Meteor vs. Ruby On Rails
Originally posted on Quora by Yad Faeq:
- In their core, both of them have brought a group of packages Rails from Ruby gems, Meteor from npm packages and packed them together to serve a a modern Web Framework.
- Ruby On Rails is a web framework that is widely known for asserting the MVC architecture, which sometimes Meteor can be referred to as well for being a Framework asserting a neat approach at Web applications.
This is an interesting question and topic.
MeteorJS and Ruby On Rails might have some similarity, but it can’t exactly be compared regarding their technology and approach to serve as a framework. That being said, each of them can be used to build interesting solutions with proper design patterns.
Meteor is an ambitious approach to build web applications, but it’s not actually a framework exactly. It contains a set of Packages (npm)s that claims to introduce a new pattern for web applications, or let’s just say an organized / compact solution to avoid the headache that would be needed to build from scratch with NodeJS.
Here is what their docs say:
They’ve built them the hard way(Older frameworks). Meteor makes it an order of magnitude simpler, and a lot more fun. You can build a complete application in a weekend, or a sufficiently caffeinated hackathon.
Meh! If it was by this description, it would only be good for prototypes and not sure how one can use it as a web framework to build something like early Twitter, AirBnB or SoundCloud, compared to Ruby On Rails bringing Ruby gems and packing them together in a more solid shape & form.
While for Ruby On Rails, it’s actually a mature framework and still being developed, currently at version 4.2 soon 5.x.
Early Rails version did lack of some essential server tools, database implementation so and so. But from version 2.x above, it has introduced a list of popular yet efficient gems (npm in JS) as a part of it’s Framework, which always makes it more settle compared to Meteor due to it’s community.
Here is a breakdown of what Meteor offers:
Meteor components are:
- CLI: Isobuild
- Server: Node.js, Connect, LiveQuery , Fibers
- Com. Layer: DDP+ EJson
- Browser: Tracker , Spacebars, MeteorBalze, Minimongo, Session
The Cordova section can be used for the mobile apps perhaps.

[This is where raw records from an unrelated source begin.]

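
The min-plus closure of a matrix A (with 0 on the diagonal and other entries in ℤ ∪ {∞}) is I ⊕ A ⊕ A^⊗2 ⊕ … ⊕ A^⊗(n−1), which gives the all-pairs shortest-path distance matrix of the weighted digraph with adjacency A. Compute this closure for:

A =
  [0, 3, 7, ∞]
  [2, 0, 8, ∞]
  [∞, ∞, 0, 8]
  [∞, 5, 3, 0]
Closure =
  [0, 3, 7, 15]
  [2, 0, 8, 16]
  [15, 13, 0, 8]
  [7, 5, 3, 0]

This is the Floyd-Warshall all-pairs shortest-path computation. For each intermediate vertex k = 0, 1, …, 3, update dist[i][j] ← min(dist[i][j], dist[i][k] + dist[k][j]). The final matrix gives, for each (i, j), the minimum total weight of any directed path from i to j (possibly empty when i = j).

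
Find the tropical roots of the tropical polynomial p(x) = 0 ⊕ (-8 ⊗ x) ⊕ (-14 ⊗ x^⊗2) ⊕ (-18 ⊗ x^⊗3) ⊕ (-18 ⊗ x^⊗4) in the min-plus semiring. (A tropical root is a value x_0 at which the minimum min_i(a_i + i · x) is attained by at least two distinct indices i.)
Roots: {0, 4, 6, 8}

Each tropical root is a break point of the lower envelope of the lines y = a_i + i · x (there are 5 lines, with slopes 0, 1, ..., 4). Only the lines that attain the minimum somewhere contribute to roots; other lines are dominated. Here the surviving (envelope) indices are i = 4, i = 3, i = 2, i = 1, i = 0.
Intersections between consecutive envelope lines give the roots: for adjacent envelope indices i < j the intersection is x = (a_i − a_j) / (j − i). Reading off the sorted break points: {0, 4, 6, 8}.
Verification: at each break x_0, at least two indices attain the minimum of min_i(a_i + i · x_0).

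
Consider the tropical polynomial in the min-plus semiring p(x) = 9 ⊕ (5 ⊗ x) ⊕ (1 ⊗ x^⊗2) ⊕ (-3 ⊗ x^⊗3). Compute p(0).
p(0) = -3

A tropical monomial a ⊗ x^⊗i evaluates to a + i · x. Evaluating each term at x = 0:
  Term 0 contributes 9 + 0 · 0 = 9
  Term 1 contributes 5 + 1 · 0 = 5
  Term 2 contributes 1 + 2 · 0 = 1
  Term 3 contributes -3 + 3 · 0 = -3
p(0) = ⊕ of these = min[9, 5, 1, -3] = -3.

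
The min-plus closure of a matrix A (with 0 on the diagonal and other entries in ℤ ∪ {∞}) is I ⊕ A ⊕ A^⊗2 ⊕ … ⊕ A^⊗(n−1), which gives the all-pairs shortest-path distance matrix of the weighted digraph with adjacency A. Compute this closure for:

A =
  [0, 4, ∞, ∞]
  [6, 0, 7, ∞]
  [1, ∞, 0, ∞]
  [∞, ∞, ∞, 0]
Closure =
  [0, 4, 11, ∞]
  [6, 0, 7, ∞]
  [1, 5, 0, ∞]
  [∞, ∞, ∞, 0]

This is the Floyd-Warshall all-pairs shortest-path computation. For each intermediate vertex k = 0, 1, …, 3, update dist[i][j] ← min(dist[i][j], dist[i][k] + dist[k][j]). The final matrix gives, for each (i, j), the minimum total weight of any directed path from i to j (possibly empty when i = j).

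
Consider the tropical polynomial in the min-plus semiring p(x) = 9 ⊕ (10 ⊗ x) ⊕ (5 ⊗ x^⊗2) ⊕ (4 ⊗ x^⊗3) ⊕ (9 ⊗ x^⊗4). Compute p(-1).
p(-1) = 1

A tropical monomial a ⊗ x^⊗i evaluates to a + i · x. Evaluating each term at x = -1:
  Term 0 contributes 9 + 0 · -1 = 9
  Term 1 contributes 10 + 1 · -1 = 9
  Term 2 contributes 5 + 2 · -1 = 3
  Term 3 contributes 4 + 3 · -1 = 1
  Term 4 contributes 9 + 4 · -1 = 5
p(-1) = ⊕ of these = min[9, 9, 3, 1, 5] = 1.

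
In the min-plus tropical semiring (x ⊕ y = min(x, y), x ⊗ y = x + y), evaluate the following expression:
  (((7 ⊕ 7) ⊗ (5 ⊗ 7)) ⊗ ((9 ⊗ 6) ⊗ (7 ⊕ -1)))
(((7 ⊕ 7) ⊗ (5 ⊗ 7)) ⊗ ((9 ⊗ 6) ⊗ (7 ⊕ -1))) = 33

Expand innermost to outermost. Recall ⊕ takes the minimum of its arguments and ⊗ takes their sum. Working out the expression (((7 ⊕ 7) ⊗ (5 ⊗ 7)) ⊗ ((9 ⊗ 6) ⊗ (7 ⊕ -1))) gives 33.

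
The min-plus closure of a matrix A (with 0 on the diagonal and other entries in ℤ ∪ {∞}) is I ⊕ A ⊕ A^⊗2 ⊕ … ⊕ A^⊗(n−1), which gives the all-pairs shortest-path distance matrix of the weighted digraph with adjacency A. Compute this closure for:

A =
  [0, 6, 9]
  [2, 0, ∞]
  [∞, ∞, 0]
Closure =
  [0, 6, 9]
  [2, 0, 11]
  [∞, ∞, 0]

This is the Floyd-Warshall all-pairs shortest-path computation. For each intermediate vertex k = 0, 1, …, 2, update dist[i][j] ← min(dist[i][j], dist[i][k] + dist[k][j]). The final matrix gives, for each (i, j), the minimum total weight of any directed path from i to j (possibly empty when i = j).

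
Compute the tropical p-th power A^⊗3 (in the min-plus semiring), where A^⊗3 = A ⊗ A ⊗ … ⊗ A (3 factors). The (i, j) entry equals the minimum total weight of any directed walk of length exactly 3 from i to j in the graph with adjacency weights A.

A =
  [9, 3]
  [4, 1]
A^⊗3 =
  [8, 5]
  [6, 3]

Each entry (A^⊗3)_ij equals the minimum over all length-3 walks i = v_0 → v_1 → … → v_3 = j of Σ_t A[v_t][v_{t+1}]. For example, for (i, j) = (0, 1) we minimise over 4 possible intermediate vertex sequences; the minimum is 5, attained along the walk 0 → 1 → 1 → 1.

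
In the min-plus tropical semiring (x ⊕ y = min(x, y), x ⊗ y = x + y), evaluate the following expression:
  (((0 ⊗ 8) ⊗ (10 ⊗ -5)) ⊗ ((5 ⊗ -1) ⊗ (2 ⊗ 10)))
(((0 ⊗ 8) ⊗ (10 ⊗ -5)) ⊗ ((5 ⊗ -1) ⊗ (2 ⊗ 10))) = 29

Expand innermost to outermost. Recall ⊕ takes the minimum of its arguments and ⊗ takes their sum. Working out the expression (((0 ⊗ 8) ⊗ (10 ⊗ -5)) ⊗ ((5 ⊗ -1) ⊗ (2 ⊗ 10))) gives 29.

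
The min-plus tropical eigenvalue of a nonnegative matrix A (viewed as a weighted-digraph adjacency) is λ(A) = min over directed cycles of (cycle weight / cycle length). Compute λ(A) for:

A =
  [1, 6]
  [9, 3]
λ(A) = 1

Enumerate directed cycles and compute their means (weight / length). Sample:
  cycle 0 → 0: weight = 1, length = 1, mean = 1/1 ≈ 1.000
  cycle 1 → 1: weight = 3, length = 1, mean = 3/1 ≈ 3.000
  cycle 0 → 1 → 0: weight = 15, length = 2, mean = 15/2 ≈ 7.500
  cycle 1 → 0 → 1: weight = 15, length = 2, mean = 15/2 ≈ 7.500
Minimum mean = 1.000, attained e.g. along the cycle 0 → 0 with weight 1 and length 1. So λ(A) = 1/1 = 1.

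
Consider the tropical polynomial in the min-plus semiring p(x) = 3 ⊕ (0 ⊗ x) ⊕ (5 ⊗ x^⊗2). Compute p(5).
p(5) = 3

A tropical monomial a ⊗ x^⊗i evaluates to a + i · x. Evaluating each term at x = 5:
  Term 0 contributes 3 + 0 · 5 = 3
  Term 1 contributes 0 + 1 · 5 = 5
  Term 2 contributes 5 + 2 · 5 = 15
p(5) = ⊕ of these = min[3, 5, 15] = 3.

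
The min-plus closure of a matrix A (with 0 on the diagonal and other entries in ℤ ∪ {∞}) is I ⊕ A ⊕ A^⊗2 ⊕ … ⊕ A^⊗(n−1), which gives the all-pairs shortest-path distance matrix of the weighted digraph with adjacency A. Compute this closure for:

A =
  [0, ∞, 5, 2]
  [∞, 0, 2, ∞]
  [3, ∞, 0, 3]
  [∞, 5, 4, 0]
Closure =
  [0, 7, 5, 2]
  [5, 0, 2, 5]
  [3, 8, 0, 3]
  [7, 5, 4, 0]

This is the Floyd-Warshall all-pairs shortest-path computation. For each intermediate vertex k = 0, 1, …, 3, update dist[i][j] ← min(dist[i][j], dist[i][k] + dist[k][j]). The final matrix gives, for each (i, j), the minimum total weight of any directed path from i to j (possibly empty when i = j).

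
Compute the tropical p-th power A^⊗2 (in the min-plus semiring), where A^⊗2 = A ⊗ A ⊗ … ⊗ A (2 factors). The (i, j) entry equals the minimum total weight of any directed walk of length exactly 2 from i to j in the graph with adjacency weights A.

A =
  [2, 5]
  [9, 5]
A^⊗2 =
  [4, 7]
  [11, 10]

Each entry (A^⊗2)_ij equals the minimum over all length-2 walks i = v_0 → v_1 → … → v_2 = j of Σ_t A[v_t][v_{t+1}]. For example, for (i, j) = (0, 1) we minimise over 2 possible intermediate vertex sequences; the minimum is 7, attained along the walk 0 → 0 → 1.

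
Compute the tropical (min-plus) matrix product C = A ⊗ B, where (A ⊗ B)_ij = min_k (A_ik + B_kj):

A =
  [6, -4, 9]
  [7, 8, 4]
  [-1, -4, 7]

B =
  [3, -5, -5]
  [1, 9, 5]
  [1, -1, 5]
A ⊗ B =
  [-3, 1, 1]
  [5, 2, 2]
  [-3, -6, -6]

Apply the min-plus product entry-by-entry:
  C[0][0] = min over k of (A[0][0] + B[0][0] = 6 + 3 = 9, A[0][1] + B[1][0] = -4 + 1 = -3, A[0][2] + B[2][0] = 9 + 1 = 10) = -3 (attained at k = 1)
  C[0][1] = min over k of (A[0][0] + B[0][1] = 6 + -5 = 1, A[0][1] + B[1][1] = -4 + 9 = 5, A[0][2] + B[2][1] = 9 + -1 = 8) = 1 (attained at k = 0)
  C[0][2] = min over k of (A[0][0] + B[0][2] = 6 + -5 = 1, A[0][1] + B[1][2] = -4 + 5 = 1, A[0][2] + B[2][2] = 9 + 5 = 14) = 1 (attained at k = 0)
  C[1][0] = min over k of (A[1][0] + B[0][0] = 7 + 3 = 10, A[1][1] + B[1][0] = 8 + 1 = 9, A[1][2] + B[2][0] = 4 + 1 = 5) = 5 (attained at k = 2)
  C[1][1] = min over k of (A[1][0] + B[0][1] = 7 + -5 = 2, A[1][1] + B[1][1] = 8 + 9 = 17, A[1][2] + B[2][1] = 4 + -1 = 3) = 2 (attained at k = 0)
  C[1][2] = min over k of (A[1][0] + B[0][2] = 7 + -5 = 2, A[1][1] + B[1][2] = 8 + 5 = 13, A[1][2] + B[2][2] = 4 + 5 = 9) = 2 (attained at k = 0)
  C[2][0] = min over k of (A[2][0] + B[0][0] = -1 + 3 = 2, A[2][1] + B[1][0] = -4 + 1 = -3, A[2][2] + B[2][0] = 7 + 1 = 8) = -3 (attained at k = 1)
  C[2][1] = min over k of (A[2][0] + B[0][1] = -1 + -5 = -6, A[2][1] + B[1][1] = -4 + 9 = 5, A[2][2] + B[2][1] = 7 + -1 = 6) = -6 (attained at k = 0)
  C[2][2] = min over k of (A[2][0] + B[0][2] = -1 + -5 = -6, A[2][1] + B[1][2] = -4 + 5 = 1, A[2][2] + B[2][2] = 7 + 5 = 12) = -6 (attained at k = 0)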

The simplest form of Ruby On Rails diagram would look like something like this:
Or:
As you can see Rails itself contains Ruby gems that offer most of what the JS frameworks on top of NodeJS haven’t had a chance to offer. Hence Meteor is trying to bring some of them together and build some others like Tracker andBlaze.
Here is what a version of Ruby On Rails in npm packages would look like:
- Node.js
- Express
- Grunt or Gulp
- Mongoose
- A pub/sub package
- Websocket
- Karma or Jasmine
- account/oAuth libraries
source: What is Meteor.js?
Well, now Meteor offers all this as a one product using the existing ones or building some of them in house.
Few things to keep in mind:
Web applications had this mantra of MVC and every one have to follow MVC or else. Nowadays, there is more happening in the view, patterns like MVM, MV-V, M-API, M-Middleware-API have been introduced.
There are things that Meteor and it’s collection of packages can offer which Ruby On Rails might not. Specially when it comes down to real-time & noSql stuff.
There is a hype around everything these days, the same way there was one big hype around Rails and developers trying so hard to use it for everything.
I don’t know how Meteor can actually be called a killer solution (Why Meteor will kill Ruby on Rails) with some serious limitations (my opinion).
Also, I don’t want to sound biased or like beating on Meteor, because I use both Meteor + Rails actively and in some cases Meteor on Rails, or having Rails listen to Meteor forming an API.
Meteor is still version 1.1, I’m sure in near future it will adopt lots of new patterns and packages that can be relied on 100% for bigger web solutions.
Meteor and it’s future project is interesting and how it’s community helping it come up. Some stats:
As of February 2015, there are 9,600 questions tagged “Meteor” on Stack Overflow,[18] 3,100 followers for the Meteor topic on Quora,[19] and 22,700 stargazers on GitHub.[20] On November 6, 2014, over 4200 developers from 134 cities in 40 countries gathered in person to celebrate Meteor Day.[4]
However, if this tiny cute shadow was Ruby On Rails in the world of Web Frameworks:
This is what comparing Rails to Meteor would look like:
Again we are just comparing to understand the two :), but if I go into a little detail, Rails 5 and it’s upcoming updates offer crazy wide amount of features.
Here is an interesting read from a developer that moved from Rails to Meteor:
Beginning My Meteor Journey, from a Rails Guy
If a someone turned into a web developer where their first step have been NodeJS, then Meteor is endlessly useful to be used as a their solid Framework. While for folks whom have used Rails, or Django or even older frameworks, they would be fine to mix match npms to give the same solution.